Raio-X da Operação Cítrico: Entenda como funcionava o esquema de R$ 270 milhões que afastou o prefeito eleito de Cabedelo

A perplexidade tomou conta do cenário político paraibano nesta semana. Como acompanhado pelo portal News PB, o prefeito eleito de Cabedelo, Edvaldo Neto (Avante), foi afastado do cargo na última terça-feira (14), apenas 48 horas após vencer o pleito suplementar. Agora, com o aprofundamento das investigações da “Operação Cítrico“, conduzida pela Polícia Federal, Gaeco e CGU, os detalhes de como o consórcio criminoso operava vêm à tona e provocam um verdadeiro terremoto institucional.


As investigações mostraram a existência de um esquema financeiro sofisticado formado por políticos da alta cúpula municipal, empresários e integrantes da facção “Tropa do Amigão” – um braço do Comando Vermelho na Paraíba. O grupo é suspeito de movimentar cerca de R$ 270 milhões através do direcionamento e fraude em licitações da Prefeitura, com foco especial em contratos de serviços terceirizados, como o de limpeza urbana. Segundo os documentos que embasaram os 21 mandados de busca e apreensão, as empresas terceirizadas funcionavam como um verdadeiro “hub financeiro”. O fluxo permitia não apenas o desvio de verbas públicas, mas também a inserção direta de membros da facção na máquina da prefeitura e a redistribuição dos valores ilícitos para políticos locais e líderes do crime organizado, a exemplo do traficante conhecido como “Fatoka”, apontado como chefe da facção e foragido da Justiça.


Repercussão e Risco de Intervenção


O abismo institucional criado em Cabedelo – que repete o roteiro da cassação do ex-prefeito André Coutinho pelo mesmo motivo – gerou fortes reações.

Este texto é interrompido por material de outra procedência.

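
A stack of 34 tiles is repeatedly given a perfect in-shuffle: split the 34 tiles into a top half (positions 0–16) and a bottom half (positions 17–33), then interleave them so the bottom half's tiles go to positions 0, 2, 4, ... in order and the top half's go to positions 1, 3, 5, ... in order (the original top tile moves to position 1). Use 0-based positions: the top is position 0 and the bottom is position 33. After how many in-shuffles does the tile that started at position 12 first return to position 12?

Follow position 12 under repeated in-shuffles:
12 → 25 → 16 → 33 → 32 → 30 → 26 → 18 → 2 → 5 → 11 → 23 → 12
It first returns after 12 in-shuffles.

12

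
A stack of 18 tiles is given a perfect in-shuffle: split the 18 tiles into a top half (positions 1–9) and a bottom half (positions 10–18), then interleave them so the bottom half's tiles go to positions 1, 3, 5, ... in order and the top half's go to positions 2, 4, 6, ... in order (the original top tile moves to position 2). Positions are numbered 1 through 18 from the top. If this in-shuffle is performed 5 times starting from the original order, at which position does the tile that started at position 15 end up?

Track the tile's position through each in-shuffle:
15 → 11 → 3 → 6 → 12 → 5

5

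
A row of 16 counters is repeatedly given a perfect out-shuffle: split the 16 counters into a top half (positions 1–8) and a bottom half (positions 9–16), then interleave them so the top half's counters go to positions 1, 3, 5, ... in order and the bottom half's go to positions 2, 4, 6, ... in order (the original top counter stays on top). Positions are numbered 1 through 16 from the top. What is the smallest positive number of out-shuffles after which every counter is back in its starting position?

4

The out-shuffle permutes the 16 positions with cycle lengths [1, 1, 2, 4, 4, 4].
Every counter is home exactly when every cycle has completed a whole number of laps, i.e. after lcm(1, 2, 4) = 4 out-shuffles.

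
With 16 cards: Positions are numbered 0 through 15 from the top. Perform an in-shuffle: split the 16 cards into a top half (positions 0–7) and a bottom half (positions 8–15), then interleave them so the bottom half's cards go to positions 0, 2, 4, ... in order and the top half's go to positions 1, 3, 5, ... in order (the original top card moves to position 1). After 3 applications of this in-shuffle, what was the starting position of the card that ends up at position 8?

15

Work backwards from position 8, undoing one in-shuffle at a time:
8 ← 12 ← 14 ← 15
So the card now at position 8 started at position 15.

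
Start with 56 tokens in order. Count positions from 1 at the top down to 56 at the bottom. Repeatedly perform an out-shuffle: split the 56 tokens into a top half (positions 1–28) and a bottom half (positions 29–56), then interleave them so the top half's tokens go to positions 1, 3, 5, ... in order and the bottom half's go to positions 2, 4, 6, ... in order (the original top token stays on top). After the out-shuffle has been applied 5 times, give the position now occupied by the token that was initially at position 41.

Track the token's position through each out-shuffle:
41 → 26 → 51 → 46 → 36 → 16

16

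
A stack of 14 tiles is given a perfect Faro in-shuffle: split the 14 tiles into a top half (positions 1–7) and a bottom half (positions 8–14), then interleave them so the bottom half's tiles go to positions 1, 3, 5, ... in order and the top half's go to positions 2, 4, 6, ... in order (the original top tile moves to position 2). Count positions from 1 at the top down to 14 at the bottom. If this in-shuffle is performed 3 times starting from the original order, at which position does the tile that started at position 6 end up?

3

Track the tile's position through each in-shuffle:
6 → 12 → 9 → 3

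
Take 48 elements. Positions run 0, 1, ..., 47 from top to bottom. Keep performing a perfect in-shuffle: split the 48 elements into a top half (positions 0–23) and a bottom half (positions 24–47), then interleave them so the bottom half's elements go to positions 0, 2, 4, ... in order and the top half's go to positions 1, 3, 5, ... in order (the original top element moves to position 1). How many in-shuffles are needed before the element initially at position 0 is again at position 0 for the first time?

Follow position 0 under repeated in-shuffles:
0 → 1 → 3 → 7 → 15 → 31 → 14 → 29 → ... → 0 (length 21)
It first returns after 21 in-shuffles.

21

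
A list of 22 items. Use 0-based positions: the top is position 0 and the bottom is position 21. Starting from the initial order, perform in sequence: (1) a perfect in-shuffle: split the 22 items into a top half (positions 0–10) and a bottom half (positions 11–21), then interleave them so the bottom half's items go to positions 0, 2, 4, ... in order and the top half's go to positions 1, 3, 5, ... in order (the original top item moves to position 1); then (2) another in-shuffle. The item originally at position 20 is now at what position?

14

Track the item from position 20 forward through each operation:
  after op 1 (in-shuffle): 20 → 18
  after op 2 (in-shuffle): 18 → 14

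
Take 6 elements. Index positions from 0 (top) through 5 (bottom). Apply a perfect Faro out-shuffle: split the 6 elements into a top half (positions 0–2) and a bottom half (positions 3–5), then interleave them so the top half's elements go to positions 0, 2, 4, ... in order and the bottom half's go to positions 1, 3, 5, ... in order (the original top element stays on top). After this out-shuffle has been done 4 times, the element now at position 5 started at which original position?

5

Work backwards from position 5, undoing one out-shuffle at a time:
5 ← 5 ← 5 ← 5 ← 5
So the element now at position 5 started at position 5.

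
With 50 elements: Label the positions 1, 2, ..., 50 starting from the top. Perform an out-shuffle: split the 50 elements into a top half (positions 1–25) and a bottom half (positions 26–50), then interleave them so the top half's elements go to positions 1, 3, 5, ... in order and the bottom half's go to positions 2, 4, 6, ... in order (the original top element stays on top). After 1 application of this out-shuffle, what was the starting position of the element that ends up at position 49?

25

Work backwards from position 49, undoing one out-shuffle at a time:
49 ← 25
So the element now at position 49 started at position 25.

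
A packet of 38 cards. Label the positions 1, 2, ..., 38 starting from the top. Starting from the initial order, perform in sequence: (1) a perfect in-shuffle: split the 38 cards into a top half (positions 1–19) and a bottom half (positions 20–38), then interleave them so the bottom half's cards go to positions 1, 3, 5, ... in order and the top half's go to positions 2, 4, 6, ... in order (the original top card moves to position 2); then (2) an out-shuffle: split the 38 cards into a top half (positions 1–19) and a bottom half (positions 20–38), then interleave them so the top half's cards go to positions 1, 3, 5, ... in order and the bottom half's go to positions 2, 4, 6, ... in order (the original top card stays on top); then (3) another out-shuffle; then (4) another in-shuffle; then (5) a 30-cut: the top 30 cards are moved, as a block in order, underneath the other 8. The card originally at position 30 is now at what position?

22

Track the card from position 30 forward through each operation:
  after op 1 (in-shuffle): 30 → 21
  after op 2 (out-shuffle): 21 → 4
  after op 3 (out-shuffle): 4 → 7
  after op 4 (in-shuffle): 7 → 14
  after op 5 (cut 30): 14 → 22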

Na Assembleia Legislativa, o deputado estadual João Gonçalves (PSB) defendeu uma ação drástica do Estado: “Cabedelo não merece isso. Assume eleição, afasta. Assume eleição, afasta. Então, no meu ponto de vista, seria uma intervenção”, sugeriu o parlamentar, apelando ao Tribunal de Justiça e ao Governo Estadual para nomearem um interventor sem ligações políticas locais. Paralelamente, no cenário nacional, o senador Efraim Filho (União Brasil) veio a público cobrar a suspensão imediata da diplomação de Edvaldo Neto. Para colocar panos quentes no aspecto eleitoral, o Tribunal Regional Eleitoral da Paraíba (TRE-PB) emitiu uma nota oficial esclarecendo que o afastamento atual foi uma determinação da Justiça Comum Criminal, e não da Justiça Eleitoral, mas pontuou que os efeitos sobre a diplomação serão analisados “em processo judicial específico, quando provocada”.


Enquanto o xadrez jurídico e político avança, a defesa de Edvaldo Neto mantém o posicionamento de que o afastamento é uma “medida de natureza provisória”. Os advogados do gestor sustentam que ele jamais manteve vínculo com facções e garantem que sua inocência ficará clara com a apuração dos fatos.